Отнюдь не предлагая рассматривать по модели фрейдовского самоанализа художественный самоанализ, отметим, что этот вывод, сделанный из первого, позволяет дать точную характеристику второго. Напрашивается знаменитый пример: «сомнение Сезанна», как превосходно выразился Мерло-Понти. Сезанн постоянно сомневается в своем восприятии (под восприятием здесь имеется в виду целиком сосредоточенное во взгляде бытие-в-мире), и это сомнение постоянно рождает уверенность, которую предоставляют нам его картины. Нет никакого смысла в том, чтобы называть «зрение» Сезанна истинным: живопись никогда не является простой передачей зрения, сезанновское восприятие не более и не менее истинно в живописи, чем перспективный код в картинах его предшественников. Но оно убедительно, убедительно и необходимо, убедительно в силу обоснованности сомнения, которое это «зрение», эта живопись, делали необходимым. В самом конце жизни, все так же сомневаясь («Приду ли я к цели, которой так долго искал и так упорно добивался?»), Сезанн дает Эмилю Бернару знаменитое обещание: «Я должен вам истину в живописи, и я вам ее скажу». Эти слова как раз и произносит субъект уверенности, и говорит он об истине. Уверенность и истина встречаются — в этом-то и состоит смысл разговора о самоанализе применительно к искусству в его «функции истины» — там, где автореферентность живописной практики, в то же время являющейся практикой жизни, становится отвлечением/откровением: «Он уверен в том, что жизнь не объясняет творчества, по уверен и в том, что творчество и жизнь сообщаются. Истина же в том, что это творчество потребовало этой жизни»6.
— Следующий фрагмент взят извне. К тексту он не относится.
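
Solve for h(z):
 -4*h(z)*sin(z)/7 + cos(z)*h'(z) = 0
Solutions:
 h(z) = C1/cos(z)^(4/7)


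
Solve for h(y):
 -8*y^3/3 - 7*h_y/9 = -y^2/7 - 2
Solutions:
 h(y) = C1 - 6*y^4/7 + 3*y^3/49 + 18*y/7


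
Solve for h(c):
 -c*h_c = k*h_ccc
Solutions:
 h(c) = C1 + Integral(C2*airyai(c*(-1/k)^(1/3)) + C3*airybi(c*(-1/k)^(1/3)), c)


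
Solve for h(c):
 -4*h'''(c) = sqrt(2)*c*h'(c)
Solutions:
 h(c) = C1 + Integral(C2*airyai(-sqrt(2)*c/2) + C3*airybi(-sqrt(2)*c/2), c)


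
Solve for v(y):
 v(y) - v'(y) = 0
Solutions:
 v(y) = C1*exp(y)


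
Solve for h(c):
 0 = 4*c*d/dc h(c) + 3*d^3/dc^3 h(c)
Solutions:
 h(c) = C1 + Integral(C2*airyai(-6^(2/3)*c/3) + C3*airybi(-6^(2/3)*c/3), c)


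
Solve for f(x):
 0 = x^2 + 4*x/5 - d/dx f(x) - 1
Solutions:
 f(x) = C1 + x^3/3 + 2*x^2/5 - x


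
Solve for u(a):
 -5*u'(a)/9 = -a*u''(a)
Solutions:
 u(a) = C1 + C2*a^(14/9)


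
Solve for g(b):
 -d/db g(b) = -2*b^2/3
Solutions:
 g(b) = C1 + 2*b^3/9


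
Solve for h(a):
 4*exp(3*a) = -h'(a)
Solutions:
 h(a) = C1 - 4*exp(3*a)/3


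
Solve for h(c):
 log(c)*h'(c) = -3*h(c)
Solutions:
 h(c) = C1*exp(-3*li(c))


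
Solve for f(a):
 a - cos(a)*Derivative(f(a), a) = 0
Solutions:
 f(a) = C1 + Integral(a/cos(a), a)


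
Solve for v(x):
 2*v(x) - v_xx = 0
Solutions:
 v(x) = C1*exp(-sqrt(2)*x) + C2*exp(sqrt(2)*x)


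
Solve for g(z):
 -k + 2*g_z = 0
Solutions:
 g(z) = C1 + k*z/2


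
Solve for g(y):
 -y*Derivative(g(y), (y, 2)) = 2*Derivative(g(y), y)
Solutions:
 g(y) = C1 + C2/y


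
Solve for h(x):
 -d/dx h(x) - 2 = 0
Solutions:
 h(x) = C1 - 2*x


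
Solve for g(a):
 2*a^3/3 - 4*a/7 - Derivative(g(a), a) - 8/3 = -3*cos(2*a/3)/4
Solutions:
 g(a) = C1 + a^4/6 - 2*a^2/7 - 8*a/3 + 9*sin(2*a/3)/8


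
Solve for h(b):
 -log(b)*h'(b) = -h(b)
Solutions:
 h(b) = C1*exp(li(b))


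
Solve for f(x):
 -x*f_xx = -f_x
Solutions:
 f(x) = C1 + C2*x^2


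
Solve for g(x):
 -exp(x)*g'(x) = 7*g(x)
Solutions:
 g(x) = C1*exp(7*exp(-x))


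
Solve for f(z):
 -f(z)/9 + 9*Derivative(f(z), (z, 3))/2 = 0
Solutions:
 f(z) = C3*exp(2^(1/3)*3^(2/3)*z/9) + (C1*sin(2^(1/3)*3^(1/6)*z/6) + C2*cos(2^(1/3)*3^(1/6)*z/6))*exp(-2^(1/3)*3^(2/3)*z/18)


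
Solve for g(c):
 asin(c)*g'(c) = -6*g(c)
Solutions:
 g(c) = C1*exp(-6*Integral(1/asin(c), c))


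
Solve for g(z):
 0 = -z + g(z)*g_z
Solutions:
 g(z) = -sqrt(C1 + z^2)
 g(z) = sqrt(C1 + z^2)


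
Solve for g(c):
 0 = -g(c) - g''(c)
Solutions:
 g(c) = C1*sin(c) + C2*cos(c)


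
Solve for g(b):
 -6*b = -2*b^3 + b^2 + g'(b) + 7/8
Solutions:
 g(b) = C1 + b^4/2 - b^3/3 - 3*b^2 - 7*b/8


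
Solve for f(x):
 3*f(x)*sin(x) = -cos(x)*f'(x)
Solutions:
 f(x) = C1*cos(x)^3


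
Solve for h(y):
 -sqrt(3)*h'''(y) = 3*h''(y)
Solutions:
 h(y) = C1 + C2*y + C3*exp(-sqrt(3)*y)


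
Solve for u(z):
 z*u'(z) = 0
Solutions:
 u(z) = C1


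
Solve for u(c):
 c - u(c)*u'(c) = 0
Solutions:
 u(c) = -sqrt(C1 + c^2)
 u(c) = sqrt(C1 + c^2)


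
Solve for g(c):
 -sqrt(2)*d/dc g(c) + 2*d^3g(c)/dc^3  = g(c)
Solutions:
 g(c) = C1*exp(-c*(2*2^(1/6)*3^(2/3)/(sqrt(3)*sqrt(27 - 4*sqrt(2)) + 9)^(1/3) + 6^(1/3)*(sqrt(3)*sqrt(27 - 4*sqrt(2)) + 9)^(1/3))/12)*sin(c*(-6*6^(1/6)/(sqrt(3)*sqrt(27 - 4*sqrt(2)) + 9)^(1/3) + 2^(1/3)*3^(5/6)*(sqrt(3)*sqrt(27 - 4*sqrt(2)) + 9)^(1/3))/12) + C2*exp(-c*(2*2^(1/6)*3^(2/3)/(sqrt(3)*sqrt(27 - 4*sqrt(2)) + 9)^(1/3) + 6^(1/3)*(sqrt(3)*sqrt(27 - 4*sqrt(2)) + 9)^(1/3))/12)*cos(c*(-6*6^(1/6)/(sqrt(3)*sqrt(27 - 4*sqrt(2)) + 9)^(1/3) + 2^(1/3)*3^(5/6)*(sqrt(3)*sqrt(27 - 4*sqrt(2)) + 9)^(1/3))/12) + C3*exp(c*(2*2^(1/6)*3^(2/3)/(sqrt(3)*sqrt(27 - 4*sqrt(2)) + 9)^(1/3) + 6^(1/3)*(sqrt(3)*sqrt(27 - 4*sqrt(2)) + 9)^(1/3))/6)


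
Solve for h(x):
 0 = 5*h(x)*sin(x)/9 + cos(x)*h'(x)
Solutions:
 h(x) = C1*cos(x)^(5/9)


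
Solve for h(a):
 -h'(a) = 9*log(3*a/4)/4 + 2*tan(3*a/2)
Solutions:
 h(a) = C1 - 9*a*log(a)/4 - 9*a*log(3)/4 + 9*a/4 + 9*a*log(2)/2 + 4*log(cos(3*a/2))/3


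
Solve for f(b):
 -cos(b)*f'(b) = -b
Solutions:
 f(b) = C1 + Integral(b/cos(b), b)


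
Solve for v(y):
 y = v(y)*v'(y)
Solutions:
 v(y) = -sqrt(C1 + y^2)
 v(y) = sqrt(C1 + y^2)


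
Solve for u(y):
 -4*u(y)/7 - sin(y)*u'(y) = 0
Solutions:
 u(y) = C1*(cos(y) + 1)^(2/7)/(cos(y) - 1)^(2/7)


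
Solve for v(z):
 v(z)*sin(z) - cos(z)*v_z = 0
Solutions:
 v(z) = C1/cos(z)


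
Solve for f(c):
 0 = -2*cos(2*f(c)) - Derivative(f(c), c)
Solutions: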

И все-таки откуда происходит нечто, преподносимое искусством познанию, это радикально новое «Так вот что это было!»? Из себя самого. Оно — sui generis1. Что ни в коей мере не означает, будто оно не имеет причины — например, в жизни художника, но означает, что единственным его «началом» является ось, согласно которой отвлекается субъективная причинность и посредством которой художественная автореферентность оказывается самоанализом. «Короче,— говорит Лакан,—причина есть только у того, что запинается. И фрейдовское бессознательное сосредоточено как раз в той точке, которую я только что попытался приблизительно вам указать,—в точке, где между причиной и тем, что она затрагивает, всегда случается запинка»8.